La misiva era de Alfred Kreymborg y en ella decía que él y otros dos editores de The New American Caravan , Lewis Mumford y Paul Rosenfeld, aceptaban publicar en el número de octubre un relato que yo les había enviado. Su título era «Midsummer Passion». Lo había escrito el año anterior en Mount Vernon y lo había enviado a diez o doce revistas experimentales durante los últimos doce meses. ( The New American Caravan era una antología que aparecía una vez al año. No era una revista).
La cantidad que pagar por el relato era menos de veinticinco dólares, pero eso me importaba poco. Lo que me importaba era el hecho de que alguien en algún lugar del país aceptara publicar uno de los relatos que yo había escrito. La decepción acumulada tras tantos años desapareció repentina y totalmente de mi memoria.
La consecuencia de recibir las buenas noticias de Alfred Kreymborg fue que empecé a enviar relatos en grupos de seis o siete. En un plazo de seis meses aceptaron publicar relatos míos en Transition, Blues, Hound and Horn, Nativity y Pagany . Aunque técnicamente había logrado un objetivo, todas estas pequeñas revistas —así era como las llamaban— no tenían gran tirada y si pagaban, pagaban menos que lo ofrecido por The New American Caravan .
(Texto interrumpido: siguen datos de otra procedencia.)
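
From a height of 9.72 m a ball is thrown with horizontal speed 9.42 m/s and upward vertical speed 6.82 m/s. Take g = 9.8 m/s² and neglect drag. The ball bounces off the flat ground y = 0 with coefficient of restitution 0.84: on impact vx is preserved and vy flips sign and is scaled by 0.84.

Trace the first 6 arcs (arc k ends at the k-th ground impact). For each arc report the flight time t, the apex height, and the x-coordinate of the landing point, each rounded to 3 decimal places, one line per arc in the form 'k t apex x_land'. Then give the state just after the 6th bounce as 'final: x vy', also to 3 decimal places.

Arc 1: start y=9.720, vy=6.820 → t=2.267, apex=12.093, x_land=21.354, impact vy=-15.396
  bounce: vy ← 0.84·15.396 = 12.932
Arc 2: start y=0.000, vy=12.932 → t=2.639, apex=8.533, x_land=46.216, impact vy=-12.932
  bounce: vy ← 0.84·12.932 = 10.863
Arc 3: start y=0.000, vy=10.863 → t=2.217, apex=6.021, x_land=67.100, impact vy=-10.863
  bounce: vy ← 0.84·10.863 = 9.125
Arc 4: start y=0.000, vy=9.125 → t=1.862, apex=4.248, x_land=84.642, impact vy=-9.125
  bounce: vy ← 0.84·9.125 = 7.665
Arc 5: start y=0.000, vy=7.665 → t=1.564, apex=2.998, x_land=99.378, impact vy=-7.665
  bounce: vy ← 0.84·7.665 = 6.439
Arc 6: start y=0.000, vy=6.439 → t=1.314, apex=2.115, x_land=111.756, impact vy=-6.439
  bounce: vy ← 0.84·6.439 = 5.408

1 2.267 12.093 21.354
2 2.639 8.533 46.216
3 2.217 6.021 67.100
4 1.862 4.248 84.642
5 1.564 2.998 99.378
6 1.314 2.115 111.756
final: 111.756 5.408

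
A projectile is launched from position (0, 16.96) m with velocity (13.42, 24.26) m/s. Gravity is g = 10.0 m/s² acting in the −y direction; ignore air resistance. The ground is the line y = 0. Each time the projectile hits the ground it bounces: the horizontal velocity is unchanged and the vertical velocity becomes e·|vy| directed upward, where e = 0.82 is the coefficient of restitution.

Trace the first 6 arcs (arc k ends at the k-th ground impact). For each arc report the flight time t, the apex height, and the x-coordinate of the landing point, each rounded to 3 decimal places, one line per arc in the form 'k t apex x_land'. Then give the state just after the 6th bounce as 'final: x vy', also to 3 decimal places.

1 5.472 46.387 73.433
2 4.995 31.191 140.469
3 4.096 20.973 195.439
4 3.359 14.102 240.515
5 2.754 9.482 277.476
6 2.258 6.376 307.785
final: 307.785 9.260

Arc 1: start y=16.960, vy=24.260 → t=5.472, apex=46.387, x_land=73.433, impact vy=-30.459
  bounce: vy ← 0.82·30.459 = 24.976
Arc 2: start y=0.000, vy=24.976 → t=4.995, apex=31.191, x_land=140.469, impact vy=-24.976
  bounce: vy ← 0.82·24.976 = 20.481
Arc 3: start y=0.000, vy=20.481 → t=4.096, apex=20.973, x_land=195.439, impact vy=-20.481
  bounce: vy ← 0.82·20.481 = 16.794
Arc 4: start y=0.000, vy=16.794 → t=3.359, apex=14.102, x_land=240.515, impact vy=-16.794
  bounce: vy ← 0.82·16.794 = 13.771
Arc 5: start y=0.000, vy=13.771 → t=2.754, apex=9.482, x_land=277.476, impact vy=-13.771
  bounce: vy ← 0.82·13.771 = 11.292
Arc 6: start y=0.000, vy=11.292 → t=2.258, apex=6.376, x_land=307.785, impact vy=-11.292
  bounce: vy ← 0.82·11.292 = 9.260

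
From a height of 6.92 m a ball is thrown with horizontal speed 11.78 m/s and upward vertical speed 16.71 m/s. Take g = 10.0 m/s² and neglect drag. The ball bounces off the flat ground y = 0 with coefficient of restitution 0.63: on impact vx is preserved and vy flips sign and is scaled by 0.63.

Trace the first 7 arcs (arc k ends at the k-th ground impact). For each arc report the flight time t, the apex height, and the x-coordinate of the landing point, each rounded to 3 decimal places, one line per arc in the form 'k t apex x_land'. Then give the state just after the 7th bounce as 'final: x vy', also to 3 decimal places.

Arc 1: start y=6.920, vy=16.710 → t=3.715, apex=20.881, x_land=43.758, impact vy=-20.436
  bounce: vy ← 0.63·20.436 = 12.875
Arc 2: start y=0.000, vy=12.875 → t=2.575, apex=8.288, x_land=74.090, impact vy=-12.875
  bounce: vy ← 0.63·12.875 = 8.111
Arc 3: start y=0.000, vy=8.111 → t=1.622, apex=3.289, x_land=93.200, impact vy=-8.111
  bounce: vy ← 0.63·8.111 = 5.110
Arc 4: start y=0.000, vy=5.110 → t=1.022, apex=1.306, x_land=105.239, impact vy=-5.110
  bounce: vy ← 0.63·5.110 = 3.219
Arc 5: start y=0.000, vy=3.219 → t=0.644, apex=0.518, x_land=112.823, impact vy=-3.219
  bounce: vy ← 0.63·3.219 = 2.028
Arc 6: start y=0.000, vy=2.028 → t=0.406, apex=0.206, x_land=117.602, impact vy=-2.028
  bounce: vy ← 0.63·2.028 = 1.278
Arc 7: start y=0.000, vy=1.278 → t=0.256, apex=0.082, x_land=120.612, impact vy=-1.278
  bounce: vy ← 0.63·1.278 = 0.805

1 3.715 20.881 43.758
2 2.575 8.288 74.090
3 1.622 3.289 93.200
4 1.022 1.306 105.239
5 0.644 0.518 112.823
6 0.406 0.206 117.602
7 0.256 0.082 120.612
final: 120.612 0.805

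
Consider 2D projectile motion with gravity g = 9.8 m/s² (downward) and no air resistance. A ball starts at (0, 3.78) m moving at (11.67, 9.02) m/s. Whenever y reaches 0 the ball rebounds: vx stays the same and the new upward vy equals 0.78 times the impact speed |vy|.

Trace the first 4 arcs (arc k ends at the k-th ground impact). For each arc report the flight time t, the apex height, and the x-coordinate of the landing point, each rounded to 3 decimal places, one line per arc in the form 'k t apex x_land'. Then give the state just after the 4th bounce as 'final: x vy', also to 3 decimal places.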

Una nebulosa mañana de otoño recibí una breve nota de Maxwell Perkins, editor jefe de Charles Scribner’s Sons, en la que me decía que había leído un par de relatos míos en pequeñas publicaciones y que le gustaría leer relatos que no hubiera publicado para su posible inclusión en Scribner’s Magazine . Era la primera vez que alguien me invitaba a enviar manuscritos para su consideración y, dado que Scribner’s Magazine podía ser contemplada como una revista comercial de gran tirada, eso significaba para mí un paso mayor que la publicación de mis trabajos en The New American Caravan y las pequeñas revistas.